Besides the main topic of the correspondence, taking note of emotions can help you measure customer approval rates. For the most part, it’s common for brands to receive some complaints or questions. How they are phrased can say a lot. For instance, anger, which is often expressed through cursing, all caps, or exasperated wording, may show that a customer is having a bad experience.

Conversely, upbeat messages with exclamation points, positive feedback, or even certain emojis can tell brands a lot about customer satisfaction. According to Sammi Caramela in Business.com, emojis are often used to help the recipient translate what the person is trying to say. They are becoming a common part of how we communicate, so examining which emojis are used can explain a lot about the message’s sentiment.

Communicating with or about a brand lets customers speak their minds. They also demonstrate their level of satisfaction by continuing to purchase the product or service. According to the National Business Research Institute, it is up to five times more profitable to sell more products to an existing satisfied customer than to a new one.

Repeat purchases tell us a lot about customer satisfaction: If a customer continues to purchase an item over and over again, we know they are likely very satisfied with the product. This can lead to a higher customer lifetime value and the likelihood that customer will recommend the brand to their social network, both in person and online.

Repeat frequency, lifetime average value (the overall monetary value of a customer through the complete cycle of their relationship with a brand), and average cost per order are all metrics that speak to customer satisfaction. For instance, if a certain product is sold in larger numbers to repeat customers rather than to new ones, you may deduce a higher level of satisfaction with that product over one that is popular with new customers, but isn’t as popular with existing customers. Because of this, these metrics are also useful in determining marketing and product development decisions.

There’s a lot of information about customer retention strategy and how to reward loyalty to keep high-value customers. Using certain strategies can tell us more about customer satisfaction. One option is looking at the effectiveness and response to specific promotions, such as coupons or seasonal sales.

Some types of promotions that could help measure customer satisfaction include:

  • Discounts on products they’ve purchased before.
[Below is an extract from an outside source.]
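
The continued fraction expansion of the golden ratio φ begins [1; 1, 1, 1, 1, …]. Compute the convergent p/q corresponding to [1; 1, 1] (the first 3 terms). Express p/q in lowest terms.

a_0 = 1: 1/1
a_1 = 1: 2/1
a_2 = 1: 3/2

3/2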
If lots of customers take advantage of a sale, you know they were happy enough with their initial purchase to buy it again. The discount just gives them extra incentive.
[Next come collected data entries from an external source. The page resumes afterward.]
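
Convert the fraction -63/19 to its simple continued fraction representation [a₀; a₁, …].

Apply division with remainder until the remainder is 0:
⌊-63/19⌋ = -4, remainder 13
⌊19/13⌋ = 1, remainder 6
⌊13/6⌋ = 2, remainder 1
⌊6/1⌋ = 6, remainder 0

[-4; 1, 2, 6]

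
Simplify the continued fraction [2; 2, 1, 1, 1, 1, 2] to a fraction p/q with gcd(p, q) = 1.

Collapse the nested fraction from the inside out:
Start with 2.
1 + 1/(2/1) = 1 + 1/2 = 3/2
1 + 1/(3/2) = 1 + 2/3 = 5/3
1 + 1/(5/3) = 1 + 3/5 = 8/5
1 + 1/(8/5) = 1 + 5/8 = 13/8
2 + 1/(13/8) = 2 + 8/13 = 34/13
2 + 1/(34/13) = 2 + 13/34 = 81/34

81/34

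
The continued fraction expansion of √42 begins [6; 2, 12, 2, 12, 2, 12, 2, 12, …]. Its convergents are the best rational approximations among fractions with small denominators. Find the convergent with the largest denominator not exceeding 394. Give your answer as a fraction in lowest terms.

337/52

a_0 = 6: 6/1  (≤ bound)
a_1 = 2: 13/2  (≤ bound)
a_2 = 12: 162/25  (≤ bound)
a_3 = 2: 337/52  (≤ bound)
a_4 = 12: 4206/649  (> 394, stop)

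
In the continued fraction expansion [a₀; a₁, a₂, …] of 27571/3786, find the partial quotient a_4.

27571 ÷ 3786 → quotient 7, remainder 1069
3786 ÷ 1069 → quotient 3, remainder 579
1069 ÷ 579 → quotient 1, remainder 490
579 ÷ 490 → quotient 1, remainder 89
490 ÷ 89 → quotient 5, remainder 45

5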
  • Channel-exclusive discounts. Social media followers usually connect with a brand on social media when they like the product or want to engage with a company. For this reason, offering promotions exclusively for a company’s social media fan base can help determine that particular audience’s overall customer experience, as well as increase engagement. This can be done with an email marketing campaign as well.
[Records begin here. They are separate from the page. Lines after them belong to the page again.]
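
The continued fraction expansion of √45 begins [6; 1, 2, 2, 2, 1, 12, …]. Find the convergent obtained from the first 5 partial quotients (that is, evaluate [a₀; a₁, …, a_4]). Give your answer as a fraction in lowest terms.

114/17

Use the convergent recurrence hₖ = aₖ·hₖ₋₁ + hₖ₋₂ (and likewise for the denominators kₖ):
a_0 = 6: 6/1
a_1 = 1: 7/1
a_2 = 2: 20/3
a_3 = 2: 47/7
a_4 = 2: 114/17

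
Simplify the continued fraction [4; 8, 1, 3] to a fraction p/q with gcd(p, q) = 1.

Build up convergents one term at a time:
a_0 = 4: 4/1
a_1 = 8: 33/8
a_2 = 1: 37/9
a_3 = 3: 144/35

144/35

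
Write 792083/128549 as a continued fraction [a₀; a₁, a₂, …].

792083 = 6·128549 + 20789, so a_0 = 6
128549 = 6·20789 + 3815, so a_1 = 6
20789 = 5·3815 + 1714, so a_2 = 5
3815 = 2·1714 + 387, so a_3 = 2
1714 = 4·387 + 166, so a_4 = 4
387 = 2·166 + 55, so a_5 = 2
166 = 3·55 + 1, so a_6 = 3
55 = 55·1 + 0, so a_7 = 55

[6; 6, 5, 2, 4, 2, 3, 55]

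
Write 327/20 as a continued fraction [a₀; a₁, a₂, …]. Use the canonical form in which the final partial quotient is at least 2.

[16; 2, 1, 6]

⌊327/20⌋ = 16, remainder 7
⌊20/7⌋ = 2, remainder 6
⌊7/6⌋ = 1, remainder 1
⌊6/1⌋ = 6, remainder 0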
  • Referral or affiliate promotions. In most cases, the more likely a customer is to recommend your product or service to their network, the higher their enthusiasm for your brand.

These promotions can help you track how your existing customer base feels about your products. By letting their wallets speak for how happy they are, you’re able to gauge satisfaction without trying to get them to complete a survey.

No matter how you measure customer satisfaction, it’s important to consistently review what the mentions, sales, and communications actually mean. A monthly overall data analysis will go a long way toward helping you figure out what gives you the best overall picture of how happy your customers are.

You can look at each area to determine trends, which campaigns are most effective, and what seems to be working to increase overall customer satisfaction. From there, you can work with other departments on additional phases, including which processes to improve, the products or services that need tweaks, what you should stop selling, and how your overall brand sentiment relates to sales and conversions.